Conservatives and liberals in the 1970s however decided that this system was a cartel causing inflation, and so set about to destroy it. This destruction started with Richard Nixon, but it was completed by Democrat Jimmy Carter. In the 1970s, left-wing economist Alfred Kahn justified Jimmy Carter’s various deregulatory proposals, which included the Motor Carrier Act, with the very simple statement, “I’d love to see the Teamsters to be worse off.”
And so they are. And we are now all reaping the whirlwind.
Similar history in the UK, with the additional disincentives of increased compliance regulation bourne by drivers, and reduced availability of welfare amenity for drivers on the road (reasonably priced rest stops with good food, bathing, security, etc.).

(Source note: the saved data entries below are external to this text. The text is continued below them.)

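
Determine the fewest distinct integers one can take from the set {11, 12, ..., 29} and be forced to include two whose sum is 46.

A set avoiding the sum 46 can contain at most one of each pair {x, 46−x}, plus the 7 elements whose complement lies outside the range or equal to its own complement.
The integers 11, …, 23 (13 of them) are such a set: any two sum to at least 11+12 = 23 and at most 22+23 = 45 < 46.
Any 14th integer completes one of the 6 pairs, so 14 choices force a sum of 46.

14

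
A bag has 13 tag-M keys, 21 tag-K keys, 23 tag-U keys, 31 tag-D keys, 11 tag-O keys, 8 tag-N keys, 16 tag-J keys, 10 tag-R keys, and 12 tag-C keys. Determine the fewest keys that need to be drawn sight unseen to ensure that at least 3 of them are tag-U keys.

125

In the worst case for collecting tag-U keys, every non-tag-U key comes out first.
There are 13 + 21 + 31 + 11 + 8 + 16 + 10 + 12 = 122 non-tag-U keys altogether.
After those, each further key must be tag-U, so 122 + 3 = 125 draws guarantee 3 tag-U keys.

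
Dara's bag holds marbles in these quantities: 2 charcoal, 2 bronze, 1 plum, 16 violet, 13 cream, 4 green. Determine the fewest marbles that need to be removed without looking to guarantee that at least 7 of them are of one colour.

Put each drawn marble into a box by colour. The largest draw with every box below 7 takes min(count, 6) from each colour; colours with fewer than 6 contribute all they have.
Σ min(cᵢ, 6) = 2 + 2 + 1 + 6 + 6 + 4 = 21.
Draw number 21 + 1 = 22 must push one box to 7.

22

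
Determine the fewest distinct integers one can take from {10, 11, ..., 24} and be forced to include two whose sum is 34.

9

Two chosen integers sum to 34 exactly when both halves of some pair {x, 34−x} with 10 ≤ x ≤ 34−x ≤ 24 are chosen — 7 such pairs.
The remaining 1 element (those with no distinct partner in range) can never complete a 34-sum, so the worst case takes all of them and one from each pair: 1 + 7 = 8.
By pigeonhole, the 9th integer has to be the second member of some pair, so 8 + 1 = 9.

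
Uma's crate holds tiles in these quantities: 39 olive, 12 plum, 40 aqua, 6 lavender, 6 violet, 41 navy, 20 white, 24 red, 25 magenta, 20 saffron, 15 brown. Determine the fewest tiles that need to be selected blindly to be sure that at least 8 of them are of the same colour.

The 11 colours are the holes; the tiles drawn are the pigeons.
To avoid 8 of any one colour, the worst case takes at most 7 of each colour, or every tile of a colour that has fewer than 7.
That gives 7 + 7 + 7 + 6 + 6 + 7 + 7 + 7 + 7 + 7 + 7 = 75 tiles with no colour reaching 8.
The next tile forces some colour to 8, so 75 + 1 = 76.

76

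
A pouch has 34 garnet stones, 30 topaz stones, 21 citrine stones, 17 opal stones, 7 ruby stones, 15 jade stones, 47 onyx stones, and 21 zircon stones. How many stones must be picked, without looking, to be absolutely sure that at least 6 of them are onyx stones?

151

In the worst case for collecting onyx stones, every non-onyx stone comes out first.
There are 34 + 30 + 21 + 17 + 7 + 15 + 21 = 145 non-onyx stones altogether.
After those, each further stone must be onyx, so 145 + 6 = 151 draws guarantee 6 onyx stones.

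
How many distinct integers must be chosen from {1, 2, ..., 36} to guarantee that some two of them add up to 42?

Group the elements by complementary pair {x, 42−x}: {6,36}, {7,35}, {8,34}, …, giving 15 two-element pairs, the single value 21 (it cannot pair with itself since the integers are distinct), and 5 integers whose partner 42−x falls outside [1,36].
By pigeonhole, treating each of those 21 groups as a pigeonhole, one can pick one integer per group — 21 integers — with no two summing to 42.
The 22nd integer lands in an occupied pair, forcing a sum of 42.

22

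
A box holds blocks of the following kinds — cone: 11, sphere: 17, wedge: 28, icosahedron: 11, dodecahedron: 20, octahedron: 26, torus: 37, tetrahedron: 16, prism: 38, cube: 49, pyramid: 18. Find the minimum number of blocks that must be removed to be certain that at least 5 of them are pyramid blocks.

258

In the worst case for collecting pyramid blocks, every non-pyramid block comes out first.
There are 11 + 17 + 28 + 11 + 20 + 26 + 37 + 16 + 38 + 49 = 253 non-pyramid blocks altogether.
After those, each further block must be pyramid, so 253 + 5 = 258 draws guarantee 5 pyramid blocks.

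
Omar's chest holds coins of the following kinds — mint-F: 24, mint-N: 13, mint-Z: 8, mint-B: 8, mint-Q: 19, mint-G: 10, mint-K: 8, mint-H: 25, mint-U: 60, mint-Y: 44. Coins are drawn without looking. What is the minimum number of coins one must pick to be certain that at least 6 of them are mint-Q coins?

In the worst case for collecting mint-Q coins, every non-mint-Q coin comes out first.
There are 24 + 13 + 8 + 8 + 10 + 8 + 25 + 60 + 44 = 200 non-mint-Q coins altogether.
After those, each further coin must be mint-Q, so 200 + 6 = 206 draws guarantee 6 mint-Q coins.

206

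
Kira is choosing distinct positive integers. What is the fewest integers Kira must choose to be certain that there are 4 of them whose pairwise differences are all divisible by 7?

22

Integers whose pairwise differences are multiples of 7 are exactly those sharing a remainder mod 7. The 7 residue classes mod 7 are the pigeonholes.
With 21 integers one could put 3 in each residue class and have no class reach 4.
The 22nd integer pushes some class to 4, so 7·3 + 1 = 22.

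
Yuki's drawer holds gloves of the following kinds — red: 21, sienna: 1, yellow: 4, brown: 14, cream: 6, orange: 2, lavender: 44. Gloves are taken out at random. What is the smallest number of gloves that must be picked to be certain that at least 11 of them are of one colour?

Pigeonhole: put each drawn glove into a box by colour. The largest draw with every box below 11 takes min(count, 10) from each colour; colours with fewer than 10 contribute all they have.
Σ min(cᵢ, 10) = 10 + 1 + 4 + 10 + 6 + 2 + 10 = 43.
Draw number 43 + 1 = 44 must push one box to 11.

44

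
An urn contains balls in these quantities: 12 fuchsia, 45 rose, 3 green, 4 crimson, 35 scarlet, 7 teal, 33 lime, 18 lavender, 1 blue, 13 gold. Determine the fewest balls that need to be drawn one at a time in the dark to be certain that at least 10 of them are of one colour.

The 10 colours are the holes; the balls drawn are the pigeons.
To avoid 10 of any one colour, the worst case takes at most 9 of each colour, or every ball of a colour that has fewer than 9.
That gives 9 + 9 + 3 + 4 + 9 + 7 + 9 + 9 + 1 + 9 = 69 balls with no colour reaching 10.
The next ball forces some colour to 10, so 69 + 1 = 70.

70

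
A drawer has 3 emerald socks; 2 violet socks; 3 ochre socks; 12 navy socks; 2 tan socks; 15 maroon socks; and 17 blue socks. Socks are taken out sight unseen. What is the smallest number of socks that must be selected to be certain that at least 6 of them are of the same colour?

The 7 colours are the holes; the socks drawn are the pigeons.
To avoid 6 of any one colour, the worst case takes at most 5 of each colour, or every sock of a colour that has fewer than 5.
That gives 3 + 2 + 3 + 5 + 2 + 5 + 5 = 25 socks with no colour reaching 6.
The next sock forces some colour to 6, so 25 + 1 = 26.

26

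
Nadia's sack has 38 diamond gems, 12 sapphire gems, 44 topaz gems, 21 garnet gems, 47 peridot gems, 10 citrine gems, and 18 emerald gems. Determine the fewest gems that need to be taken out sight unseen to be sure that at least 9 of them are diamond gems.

161

In the worst case for collecting diamond gems, every non-diamond gem comes out first.
There are 12 + 44 + 21 + 47 + 10 + 18 = 152 non-diamond gems altogether.
After those, each further gem must be diamond, so 152 + 9 = 161 draws guarantee 9 diamond gems.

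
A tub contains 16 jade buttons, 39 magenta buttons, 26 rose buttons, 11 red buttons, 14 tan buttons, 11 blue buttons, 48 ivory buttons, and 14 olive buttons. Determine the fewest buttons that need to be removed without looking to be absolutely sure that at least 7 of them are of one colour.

An adversary could hand out at most 6 buttons per colour: 6 + 6 + 6 + 6 + 6 + 6 + 6 + 6 = 48 buttons and still no colour has 7.
By the pigeonhole principle, one more button lands in a colour already at 6, so 49 draws are enough and 48 are not.

49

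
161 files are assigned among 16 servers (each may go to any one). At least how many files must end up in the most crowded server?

By pigeonhole, the 16 servers are the holes and the 161 files are the pigeons.
If every server held at most 10 files, the total would be at most 16 × 10 = 160, which is less than 161.
So some server holds at least ⌈161/16⌉ = 11 files.

11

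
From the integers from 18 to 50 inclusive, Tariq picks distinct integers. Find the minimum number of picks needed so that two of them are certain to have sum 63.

20

Two chosen integers sum to 63 exactly when both halves of some pair {x, 63−x} with 18 ≤ x ≤ 63−x ≤ 45 are chosen — 14 such pairs.
The remaining 5 elements (those with no distinct partner in range) can never complete a 63-sum, so the worst case takes all of them and one from each pair: 5 + 14 = 19.
Pigeonhole: the 20th integer has to be the second member of some pair, so 19 + 1 = 20.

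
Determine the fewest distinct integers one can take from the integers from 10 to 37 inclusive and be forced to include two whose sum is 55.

A set avoiding the sum 55 can contain at most one of each pair {x, 55−x}, plus the 8 elements whose complement lies outside the range.
The integers 10, …, 27 (18 of them) are such a set: any two sum to at least 10+11 = 21 and at most 26+27 = 53 < 55.
By pigeonhole, any 19th integer completes one of the 10 pairs, so 19 choices force a sum of 55.

19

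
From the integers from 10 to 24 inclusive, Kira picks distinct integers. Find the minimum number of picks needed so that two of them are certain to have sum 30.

Two chosen integers sum to 30 exactly when both halves of some pair {x, 30−x} with 10 ≤ x ≤ 30−x ≤ 20 are chosen — 5 such pairs.
The remaining 5 elements (those with no distinct partner in range) can never complete a 30-sum, so the worst case takes all of them and one from each pair: 5 + 5 = 10.
The 11th integer has to be the second member of some pair, so 10 + 1 = 11.

11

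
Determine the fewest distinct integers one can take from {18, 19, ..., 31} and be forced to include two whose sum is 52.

A set avoiding the sum 52 can contain at most one of each pair {x, 52−x}, plus the 4 elements whose complement lies outside the range or equal to its own complement.
The integers 18, …, 26 (9 of them) are such a set: any two sum to at least 18+19 = 37 and at most 25+26 = 51 < 52.
Any 10th integer completes one of the 5 pairs, so 10 choices force a sum of 52.

10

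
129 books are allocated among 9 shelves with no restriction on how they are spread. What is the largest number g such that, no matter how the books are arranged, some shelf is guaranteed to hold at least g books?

By pigeonhole, the 9 shelves are the holes and the 129 books are the pigeons.
If every shelf held at most 14 books, the total would be at most 9 × 14 = 126, which is less than 129.
So some shelf holds at least ⌈129/9⌉ = 15 books.

15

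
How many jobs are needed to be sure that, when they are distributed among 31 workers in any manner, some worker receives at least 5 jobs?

With 124 jobs one could put exactly 4 in each of the 31 workers, and no worker would reach 5.
By the pigeonhole principle, one more job must land in a worker that already has 4, giving it 5.
So 31 × 4 + 1 = 125 jobs are required.

125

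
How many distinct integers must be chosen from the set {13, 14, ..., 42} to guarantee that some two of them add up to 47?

20

Two chosen integers sum to 47 exactly when both halves of some pair {x, 47−x} with 13 ≤ x ≤ 47−x ≤ 34 are chosen — 11 such pairs.
The remaining 8 elements (those with no distinct partner in range) can never complete a 47-sum, so the worst case takes all of them and one from each pair: 8 + 11 = 19.
By pigeonhole, the 20th integer has to be the second member of some pair, so 19 + 1 = 20.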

The gap was being covered by cheaper foreign labour that would tolerate the privations of the job for a while (investing their spare wages into post driving opportunities), foreign cabotage (leading to increased accidents on the road from tractors set up for driving on the right in Europe rather than the left in UK/Ireland).
Older drivers retired and reduced citizen entry into the driving as a job.
Matt, I didn't expect a cartel-positive article here. What exactly is your alternative? Re-establish the cartel system and wage/price controls?